CAN I RECEIVE SOCIAL SECURITY ON MY SPOUSE’S ACCOUNT AFTER A DIVORCE?

Persons who are divorced may still be able to draw social security benefits on your former spouse’s account.

Social Security Retirement Benefits

The requirements for these benefits include:

  • A marriage that lasted 10 years or longer;
  • You have not re-married. If your spouse is deceased, you may still be entitled to benefits if you are over 60 (age 50 if disabled) when you re-marry.
  • You are age 62 or older. If your spouse is deceased, you may receive benefits if you are either 60 years of age, or over 50, and disabled, if the disability began within 7 years of your spouse’s death;
  • The benefit that you would receive based on your own work is less than the benefit you would receive based on ex’s; and
  • Your ex-spouse has either retired, become disabled, or died. If your spouse is eligible for retirement benefits, but has not applied for them, and you have been divorced for at least two years, you can still receive divorced spouse benefits.

The benefit you receive as a divorced spouse is usually one-half of your ex’s full retirement benefits.

In Pennsylvania, you must make a claim for things like alimony, or distribution of property, before the divorce becomes final. Social Security benefits are an exception to this rule: they are not awarded as a part of a divorce settlement, and will be paid directly by Social Security if you are eligible for them. The only effect that the divorce proceedings have on your benefits is the timing of the divorce: a person who has been married for slightly less than 10 years might want to ask their divorce attorney to delay entering the final decree so that their eligibility is not lost.

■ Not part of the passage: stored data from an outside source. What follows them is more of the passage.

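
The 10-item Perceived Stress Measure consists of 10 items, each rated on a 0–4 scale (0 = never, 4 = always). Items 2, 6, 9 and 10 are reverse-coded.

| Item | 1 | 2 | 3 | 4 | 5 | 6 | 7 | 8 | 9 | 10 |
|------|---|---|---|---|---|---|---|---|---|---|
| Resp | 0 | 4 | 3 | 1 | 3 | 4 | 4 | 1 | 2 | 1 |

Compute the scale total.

Reversing items 2, 6, 9, & 10 with 4 − raw:
Total = 0 + (4−4) + 3 + 1 + 3 + (4−4) + 4 + 1 + (4−2) + (4−1)
      = 0 + 0 + 3 + 1 + 3 + 0 + 4 + 1 + 2 + 3 = 17

17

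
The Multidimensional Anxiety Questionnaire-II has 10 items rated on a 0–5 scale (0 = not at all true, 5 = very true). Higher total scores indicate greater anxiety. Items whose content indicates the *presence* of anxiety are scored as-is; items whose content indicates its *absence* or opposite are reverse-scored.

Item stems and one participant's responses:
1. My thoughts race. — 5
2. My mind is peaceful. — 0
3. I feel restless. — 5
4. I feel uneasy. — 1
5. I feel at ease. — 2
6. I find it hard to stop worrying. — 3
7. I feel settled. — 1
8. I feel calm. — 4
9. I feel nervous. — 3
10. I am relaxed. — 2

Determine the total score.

Items 2, 5, 7, 8, 10 describe the absence/opposite of anxiety → reverse-score.
reverse-coded value = 5 − response.
  item 1: 5
  item 2: 5 − 0 = 5
  item 3: 5
  item 4: 1
  item 5: 5 − 2 = 3
  item 6: 3
  item 7: 5 − 1 = 4
  item 8: 5 − 4 = 1
  item 9: 3
  item 10: 5 − 2 = 3
Total = 5 + 5 + 5 + 1 + 3 + 3 + 4 + 1 + 3 + 3 = 33

33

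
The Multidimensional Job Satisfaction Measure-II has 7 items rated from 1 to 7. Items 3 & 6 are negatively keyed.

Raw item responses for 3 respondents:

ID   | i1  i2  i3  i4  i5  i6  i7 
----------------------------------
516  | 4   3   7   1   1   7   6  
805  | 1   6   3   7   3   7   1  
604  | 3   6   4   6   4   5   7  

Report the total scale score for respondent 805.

24

Respondent 805 raw: 1, 6, 3, 7, 3, 7, 1.
Reverse-coded (on a 1–7 scale, reversed = 8 − raw):
  item 1: 1
  item 2: 6
  item 3: 8 − 3 = 5
  item 4: 7
  item 5: 3
  item 6: 8 − 7 = 1
  item 7: 1
Sum = 1 + 6 + 5 + 7 + 3 + 1 + 1 = 24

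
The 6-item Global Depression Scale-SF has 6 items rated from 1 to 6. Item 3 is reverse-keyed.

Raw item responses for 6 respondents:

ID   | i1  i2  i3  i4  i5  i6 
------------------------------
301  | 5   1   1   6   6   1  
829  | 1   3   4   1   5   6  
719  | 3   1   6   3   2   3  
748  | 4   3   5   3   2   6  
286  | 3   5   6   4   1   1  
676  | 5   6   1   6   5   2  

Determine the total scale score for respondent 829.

19

Respondent 829 raw: 1, 3, 4, 1, 5, 6.
Reverse-coded (reverse-coded value = 7 − response):
  item 1: 1
  item 2: 3
  item 3: 7 − 4 = 3
  item 4: 1
  item 5: 5
  item 6: 6
Sum = 1 + 3 + 3 + 1 + 5 + 6 = 19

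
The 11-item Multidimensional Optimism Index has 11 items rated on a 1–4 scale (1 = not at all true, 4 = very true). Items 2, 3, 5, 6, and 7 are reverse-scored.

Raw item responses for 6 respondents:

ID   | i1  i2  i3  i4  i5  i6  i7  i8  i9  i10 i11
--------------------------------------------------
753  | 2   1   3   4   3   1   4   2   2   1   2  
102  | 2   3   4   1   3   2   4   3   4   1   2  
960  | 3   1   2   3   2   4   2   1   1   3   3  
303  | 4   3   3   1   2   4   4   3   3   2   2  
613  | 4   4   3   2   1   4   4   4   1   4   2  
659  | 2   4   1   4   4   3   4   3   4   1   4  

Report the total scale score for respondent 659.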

As is often the case with Social Security benefits, these rules have a number of twists and turns to them. If you have questions about your individual situation, you should contact your local social security office, or consult an attorney experienced in divorce and social security matters.

Social Security Mother’s or Father’s Benefits

These are benefits paid to the surviving spouse or surviving divorced spouse of an insured worker. To qualify for these benefits:

  • The other parent must be deceased;
  • That parent had sufficient earnings to qualify for Social Security benefits;
  • You must be unmarried;
  • You were married to the other parent for at least ten years; and
  • You are caring for a child who is under age 16 or disabled and entitled to child’s insurance benefits;

Social Security Child’s Benefits

Benefits for children do not depend on the length of a marriage, or even if their parents were ever married. They are entitled to benefits if:

  • One of their parents who is disabled, retired or deceased;
  • The parent is entitled to Social Security benefits;
  • The child is Unmarried; and
  • The child is either younger than age 18, 18 to 19 years old and a full-time High School student, or older than 18, if the child is disabled.